The adage, ‘All good things come to those who wait,’ now finally applies to the staff and residents, both current and future, at Nakile Home for Special Care.

On Wednesday, May 29, many years after the green light was initially given to an expansion of the seniors’ long-term care facility, a $4.9-million tender was awarded to Delmar Construction Ltd. for the construction of an addition that will see 12 beds added to the 35 long-term care beds, and one vacation bed, already at the facility.

It is expected the construction will get underway this summer.

Bertha Brannen, Nakile’s administrator, contracted the Vanguard newsroom on Thursday morning, May 30, to share the news of the tender. For Brannen, years of disbelief that this project would ever go ahead have now been replaced with relief and excitement.

“It’s just been such a long journey of disappointments back and forth, but it is a day to celebrate for us,” she said.

It has taken a lot of work and patience to reach this stage.

In 2009 a tender was first called for the project, which back then was to have been a 22-bed expansion. But the expansion stalled when the lowest tender submitted exceeded the budgeted amount by over $2 million. The province said it would not make up the gap in funding needed for the project to move forward and asked Nakile to consider a 12-bed expansion instead.

Or, the province suggested, Nakile could wait to see if there was left over money when other long-term care projects across the province were completed. But this came with no guarantees of funding. The only guarantee was that the project would see a lengthy delay.

Yet even with the eventual move to a 12-bed expansion, however, the delays went on.

And on, and on.

Last year the project had to go back to the drawing board when the design for 12 beds still came in over budget, mostly due to issues involving infrastructure like sewer and water.

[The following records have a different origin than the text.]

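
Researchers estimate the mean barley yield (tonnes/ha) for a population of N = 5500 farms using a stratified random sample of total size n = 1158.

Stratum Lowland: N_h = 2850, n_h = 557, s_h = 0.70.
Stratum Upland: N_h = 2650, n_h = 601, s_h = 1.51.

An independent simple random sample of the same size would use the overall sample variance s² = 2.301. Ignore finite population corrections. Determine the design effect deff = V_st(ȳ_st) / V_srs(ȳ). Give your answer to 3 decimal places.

deff ≈ 0.562

V̂(ȳ_st) = Σ W_h² s_h²/n_h, with W_h = N_h/N and N = 5500:
  stratum Lowland: (2850/5500)²·0.70²/557 = 0.000236214
  stratum Upland: (2650/5500)²·1.51²/601 = 0.000880736
V_st = 0.00111695
V_srs = s²/n = 2.301/1158 = 0.00198705
deff = V_st / V_srs = 0.00111695/0.00198705 = 0.5621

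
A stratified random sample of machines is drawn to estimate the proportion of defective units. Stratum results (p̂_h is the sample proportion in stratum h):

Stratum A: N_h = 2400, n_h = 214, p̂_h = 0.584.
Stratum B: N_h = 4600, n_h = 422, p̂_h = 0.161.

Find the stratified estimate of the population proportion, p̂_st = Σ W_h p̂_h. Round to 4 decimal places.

p̂_st ≈ 0.3060

N = 7000; stratum weights W_h = N_h/N.
p̂_st = Σ W_h p̂_h = (2400·0.584 + 4600·0.161)/7000 = 0.30603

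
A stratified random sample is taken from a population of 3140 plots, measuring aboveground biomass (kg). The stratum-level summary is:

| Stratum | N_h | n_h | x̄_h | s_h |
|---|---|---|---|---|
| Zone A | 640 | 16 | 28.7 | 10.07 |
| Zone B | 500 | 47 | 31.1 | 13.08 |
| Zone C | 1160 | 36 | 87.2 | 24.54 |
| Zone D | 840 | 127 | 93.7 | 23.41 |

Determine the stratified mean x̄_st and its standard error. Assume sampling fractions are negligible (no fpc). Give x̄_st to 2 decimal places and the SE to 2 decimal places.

x̄_st ≈ 68.08, SE ≈ 1.72

x̄_st = Σ W_h x̄_h = (640·28.7 + 500·31.1 + 1160·87.2 + 840·93.7)/3140 = 68.08217
V̂(x̄_st) = Σ W_h² s_h²/n_h, with W_h = N_h/N and N = 3140:
  stratum Zone A: (640/3140)²·10.07²/16 = 0.263293
  stratum Zone B: (500/3140)²·13.08²/47 = 0.0922993
  stratum Zone C: (1160/3140)²·24.54²/36 = 2.28299
  stratum Zone D: (840/3140)²·23.41²/127 = 0.308815
V̂(x̄_st) = 2.94739
SE(x̄_st) = √2.94739 = 1.7168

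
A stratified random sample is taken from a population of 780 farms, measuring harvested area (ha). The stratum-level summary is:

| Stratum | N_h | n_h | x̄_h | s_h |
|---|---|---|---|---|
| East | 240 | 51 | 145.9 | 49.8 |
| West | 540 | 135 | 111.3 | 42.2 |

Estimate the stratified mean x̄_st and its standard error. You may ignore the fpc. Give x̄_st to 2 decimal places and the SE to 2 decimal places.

x̄_st = Σ W_h x̄_h = (240·145.9 + 540·111.3)/780 = 121.94615
V̂(x̄_st) = Σ W_h² s_h²/n_h, with W_h = N_h/N and N = 780:
  stratum East: (240/780)²·49.8²/51 = 4.60386
  stratum West: (540/780)²·42.2²/135 = 6.32251
V̂(x̄_st) = 10.9264
SE(x̄_st) = √10.9264 = 3.30551

x̄_st ≈ 121.95, SE ≈ 3.31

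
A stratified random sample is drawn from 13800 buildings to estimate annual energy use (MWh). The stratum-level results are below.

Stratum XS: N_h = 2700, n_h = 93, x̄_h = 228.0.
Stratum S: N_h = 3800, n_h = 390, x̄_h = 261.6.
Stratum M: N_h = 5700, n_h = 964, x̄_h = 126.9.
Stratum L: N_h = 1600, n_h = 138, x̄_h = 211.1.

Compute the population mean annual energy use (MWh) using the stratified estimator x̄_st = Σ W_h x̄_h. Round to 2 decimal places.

x̄_st ≈ 193.53

N = Σ N_h = 13800. Stratum weights W_h = N_h/N.
x̄_st = (2700·228.0 + 3800·261.6 + 5700·126.9 + 1600·211.1) / 13800 = 193.5341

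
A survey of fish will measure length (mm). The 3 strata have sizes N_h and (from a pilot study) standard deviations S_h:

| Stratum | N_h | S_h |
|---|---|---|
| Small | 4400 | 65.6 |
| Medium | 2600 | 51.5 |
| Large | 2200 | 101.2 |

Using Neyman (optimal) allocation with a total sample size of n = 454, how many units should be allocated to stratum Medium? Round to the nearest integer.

94

Neyman allocation: n_h = n · N_h S_h / Σ N_i S_i, with n = 454.
  stratum Small: N_h·S_h = 4400·65.6 = 288640.00
  stratum Medium: N_h·S_h = 2600·51.5 = 133900.00
  stratum Large: N_h·S_h = 2200·101.2 = 222640.00
Σ N_h S_h = 645180.00
n for stratum Medium = 454·133900.00/645180.00 = 94.223 → 94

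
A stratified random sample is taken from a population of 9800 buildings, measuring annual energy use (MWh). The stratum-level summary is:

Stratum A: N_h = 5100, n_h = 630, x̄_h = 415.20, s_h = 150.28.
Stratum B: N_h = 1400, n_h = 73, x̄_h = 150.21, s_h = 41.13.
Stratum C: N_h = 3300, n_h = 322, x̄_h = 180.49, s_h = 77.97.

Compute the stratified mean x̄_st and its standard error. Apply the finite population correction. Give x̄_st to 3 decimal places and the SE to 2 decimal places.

x̄_st = Σ W_h x̄_h = (5100·415.20 + 1400·150.21 + 3300·180.49)/9800 = 298.30929
V̂(x̄_st) = Σ W_h² (1 − n_h/N_h) s_h²/n_h, with W_h = N_h/N and N = 9800:
  stratum A: (5100/9800)²·(1 − 630/5100)·150.28²/630 = 8.50917
  stratum B: (1400/9800)²·(1 − 73/1400)·41.13²/73 = 0.448272
  stratum C: (3300/9800)²·(1 − 322/3300)·77.97²/322 = 1.9319
V̂(x̄_st) = 10.8893
SE(x̄_st) = √10.8893 = 3.2999

x̄_st ≈ 298.309, SE ≈ 3.30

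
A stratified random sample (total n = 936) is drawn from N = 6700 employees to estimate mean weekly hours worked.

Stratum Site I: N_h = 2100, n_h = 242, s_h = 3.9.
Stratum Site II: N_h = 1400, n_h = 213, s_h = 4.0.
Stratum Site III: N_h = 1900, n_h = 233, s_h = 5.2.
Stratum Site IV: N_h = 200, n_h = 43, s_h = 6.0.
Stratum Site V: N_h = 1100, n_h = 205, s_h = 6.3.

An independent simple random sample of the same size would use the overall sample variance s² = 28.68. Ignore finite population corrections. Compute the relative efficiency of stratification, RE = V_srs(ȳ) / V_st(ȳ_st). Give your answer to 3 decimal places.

RE ≈ 1.238

V̂(ȳ_st) = Σ W_h² s_h²/n_h, with W_h = N_h/N and N = 6700:
  stratum Site I: (2100/6700)²·3.9²/242 = 0.00617451
  stratum Site II: (1400/6700)²·4.0²/213 = 0.0032798
  stratum Site III: (1900/6700)²·5.2²/233 = 0.00933272
  stratum Site IV: (200/6700)²·6.0²/43 = 0.00074601
  stratum Site V: (1100/6700)²·6.3²/205 = 0.00521871
V_st = 0.0247518
V_srs = s²/n = 28.68/936 = 0.030641
Relative efficiency = V_srs / V_st = 0.030641/0.0247518 = 1.2379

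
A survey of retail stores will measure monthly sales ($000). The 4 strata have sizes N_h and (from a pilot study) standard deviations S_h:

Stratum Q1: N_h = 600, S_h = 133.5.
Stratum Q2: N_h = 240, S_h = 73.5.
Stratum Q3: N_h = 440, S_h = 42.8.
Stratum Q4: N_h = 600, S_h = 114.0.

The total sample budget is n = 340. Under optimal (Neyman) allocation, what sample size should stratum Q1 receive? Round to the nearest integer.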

Still, what never waned throughout the process was the commitment of the Nakile board and the team overseeing this project to see the expansion eventually break ground. Brannen says a new project manager, MHPM, created a new design-build approach for the project to bring the costs in line with the budget. While the design still meets all of the required codes and regulations, it doesn’t include all of the bells and whistles that an architect may want.

“So we’re not building a Cadillac, but we’re getting a new car,” said Brannen.

Nakile Home for Special Care opened in late 1989. By March 1990 it was full and that’s been the case ever since.

Brannen said they don’t know how many people are on a waiting list to get into the facility because they’re not responsible for processing admissions.

“All admissions are done through Kentville, but we do know that we never have empty beds whenever we have a vacancy. And we still continue to get a lot of requests from the community even though we’re not the ones who process the admissions,” she said. “So we know, unofficially, that there is a large wait list out there for Nakile. “

Brannen adds another good feature about the work to take place is it involves the addition of beds, whereas other long-term care construction projects in the area have been replacement facilities so their number of beds hasn’t increased.

Also, coming with the new beds at Nakile will be additional jobs.

“We’re very pleased that it is going to be creating more jobs, not just through the construction phase, but for people to be employed,” Brannen said. Nakile has a staff of 41.7 full-time equivalents. This number is expected to increase by seven positions with the expansion.

Three construction firms bid on the tender for the project. Brannen said the anticipated timeframe for the construction is 18 months.

She says while the work will be a distraction for residents, it won’t be a disruption.